In particular, (most? all?) non-Rust languages that claim or appear to be memory-safe can have data races. In Go for example, those can be exploitable. [1]
And Rust is memory-safe...in safe code, with a bug-free compiler. Real programs have some unsafe code in their transitive dependencies and are compiled with the real, buggy compiler. [2] The percentage of security bugs in Rust code that are due to memory safety problems is more than 0%.
Not to say they don’t exist or haven’t been reported, but many of the unsound issues on github for Rust don’t seem to hold water.
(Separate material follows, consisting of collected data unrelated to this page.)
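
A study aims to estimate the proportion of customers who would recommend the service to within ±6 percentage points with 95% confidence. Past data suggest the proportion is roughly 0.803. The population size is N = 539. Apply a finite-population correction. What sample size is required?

For a proportion with margin E = 0.06 at 95% confidence, z = 1.960.
n = p̂(1−p̂)(z/E)² = 0.803 × 0.197 × (1.960/0.06)² = 168.81 — call this n₀.
Finite-population correction with N = 539: n = n₀ / (1 + (n₀−1)/N) = 168.81 / 1.311 = 128.76
Round up: n = 129.

129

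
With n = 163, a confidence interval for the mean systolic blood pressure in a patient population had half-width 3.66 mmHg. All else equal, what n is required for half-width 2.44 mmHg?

Margin of error scales as 1/√n, so n₂ = n₁·(E₁/E₂)².
n₂ = 163 × (3.66/2.44)² = 163 × 2.25 = 366.75
Round up: n₂ = 367.

n = 367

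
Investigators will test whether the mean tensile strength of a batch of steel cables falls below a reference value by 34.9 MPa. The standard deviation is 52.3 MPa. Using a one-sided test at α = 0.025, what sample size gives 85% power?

21

For a one-sample z-test, n = ((z_α + z_β)·σ/δ)².
z_α = 1.960 (one-sided α = 0.025); z_β = 1.036 (power 85% → β = 0.15).
n = (2.996 × 52.3 / 34.9)² = 20.16
Round up: n = 21.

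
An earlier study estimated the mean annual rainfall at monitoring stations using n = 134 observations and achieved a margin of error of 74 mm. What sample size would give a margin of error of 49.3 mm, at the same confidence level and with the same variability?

302

Margin of error scales as 1/√n, so n₂ = n₁·(E₁/E₂)².
n₂ = 134 × (74/49.3)² = 134 × 2.253 = 301.90
Round up: n₂ = 302.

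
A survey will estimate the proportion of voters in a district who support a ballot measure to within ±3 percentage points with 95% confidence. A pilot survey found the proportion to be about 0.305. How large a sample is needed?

For a proportion with margin E = 0.03 at 95% confidence, z = 1.960.
n = p̂(1−p̂)(z/E)² = 0.305 × 0.695 × (1.960/0.03)² = 904.80
Round up: n = 905.

905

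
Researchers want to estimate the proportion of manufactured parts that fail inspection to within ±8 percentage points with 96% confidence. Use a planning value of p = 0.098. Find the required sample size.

n = 59

For a proportion with margin E = 0.08 at 96% confidence, z = 2.054.
n = p̂(1−p̂)(z/E)² = 0.098 × 0.902 × (2.054/0.08)² = 58.27
Round up: n = 59.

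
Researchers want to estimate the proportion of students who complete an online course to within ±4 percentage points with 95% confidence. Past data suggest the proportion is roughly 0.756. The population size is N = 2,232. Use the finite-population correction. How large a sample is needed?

For a proportion with margin E = 0.04 at 95% confidence, z = 1.960.
n = p̂(1−p̂)(z/E)² = 0.756 × 0.244 × (1.960/0.04)² = 442.90 — call this n₀.
Finite-population correction with N = 2,232: n = n₀ / (1 + (n₀−1)/N) = 442.90 / 1.198 = 369.70
Round up: n = 370.

370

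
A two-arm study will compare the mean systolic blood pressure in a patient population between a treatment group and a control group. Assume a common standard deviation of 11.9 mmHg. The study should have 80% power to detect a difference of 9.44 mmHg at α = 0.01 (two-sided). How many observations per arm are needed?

38 per group

For two equal groups, n per group = 2·((z_{α/2} + z_β)·σ/δ)².
z_{α/2} = 2.576; z_β = 0.842 (power 80%).
n = 2 × (3.418 × 11.9 / 9.44)² = 2 × 18.56 = 37.12
Round up: n = 38 per group.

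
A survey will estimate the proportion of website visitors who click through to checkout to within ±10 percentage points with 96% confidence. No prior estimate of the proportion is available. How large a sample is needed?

For a proportion with margin E = 0.1 at 96% confidence, z = 2.054.
With no prior estimate, use p = 0.5, which maximizes p(1−p) at 0.25.
n = 0.25 × (z/E)² = 0.25 × (2.054/0.1)² = 105.47
Round up: n = 106.

106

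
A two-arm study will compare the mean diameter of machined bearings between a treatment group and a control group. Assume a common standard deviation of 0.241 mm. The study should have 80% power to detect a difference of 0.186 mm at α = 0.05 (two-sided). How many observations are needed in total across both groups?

54 total

For two equal groups, n per group = 2·((z_{α/2} + z_β)·σ/δ)².
z_{α/2} = 1.960; z_β = 0.842 (power 80%).
n = 2 × (2.802 × 0.241 / 0.186)² = 2 × 13.18 = 26.36
Round up: n = 27 per group.
Total across both groups: 2 × 27 = 54.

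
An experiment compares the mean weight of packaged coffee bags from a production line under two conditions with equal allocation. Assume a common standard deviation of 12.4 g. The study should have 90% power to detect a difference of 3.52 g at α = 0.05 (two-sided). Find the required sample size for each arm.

261 per group

For two equal groups, n per group = 2·((z_{α/2} + z_β)·σ/δ)².
z_{α/2} = 1.960; z_β = 1.282 (power 90%).
n = 2 × (3.242 × 12.4 / 3.52)² = 2 × 130.43 = 260.86
Round up: n = 261 per group.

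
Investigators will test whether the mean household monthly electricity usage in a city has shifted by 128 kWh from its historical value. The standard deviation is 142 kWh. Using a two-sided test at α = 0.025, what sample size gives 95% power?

For a one-sample z-test, n = ((z_{α/2} + z_β)·σ/δ)².
z_{α/2} = 2.241 (two-sided α = 0.025); z_β = 1.645 (power 95% → β = 0.05).
n = (3.886 × 142 / 128)² = 18.58
Round up: n = 19.

n = 19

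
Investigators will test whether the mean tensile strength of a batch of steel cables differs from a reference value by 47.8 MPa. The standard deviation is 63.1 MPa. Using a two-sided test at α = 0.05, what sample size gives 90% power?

For a one-sample z-test, n = ((z_{α/2} + z_β)·σ/δ)².
z_{α/2} = 1.960 (two-sided α = 0.05); z_β = 1.282 (power 90% → β = 0.1).
n = (3.242 × 63.1 / 47.8)² = 18.32
Round up: n = 19.

19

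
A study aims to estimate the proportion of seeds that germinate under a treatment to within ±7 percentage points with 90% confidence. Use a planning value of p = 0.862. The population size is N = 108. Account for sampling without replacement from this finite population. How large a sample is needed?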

They all seem to misbehave on a single nightly build, affect only a very narrow and unsupported target group, be related to a bug in a unsupported release of LLVM, or simply aren’t reproducible. I think the percentage of security bugs in Rust related to memory safety, based off that list, is _effectively_ 0%. I can’t find an issue in the list that seems like it would impact Rust programs that people write today or on targets that people deploy Rust code where memory safety matters.
That probably reflects the higher standards in the Rust ecosystem. I remember when there was a big issue about “Pin is unsound”. Judging by how seriously people were taking it, it seemed like it was the next Heartbleed. Turned out that it was unsound only in a very contrived example.
I don't think soundness/security flaws due to compiler bugs are common, but they qualitatively can happen. I think that might be getting forgotten when folks are puzzled about the idea of memory safety bugs in memory-safe languages.
And there are memory-safety bugs on the CPU level, as we had to learn. However, "safe" languages cut the risk of a memory-safety related bug down by orders of magnitudes, in most cases to practically zero, as the Go example require quite an effort to create the situation. You don't end up in such a situation just by a programmers or logic error, and thats what the memory bugs are about.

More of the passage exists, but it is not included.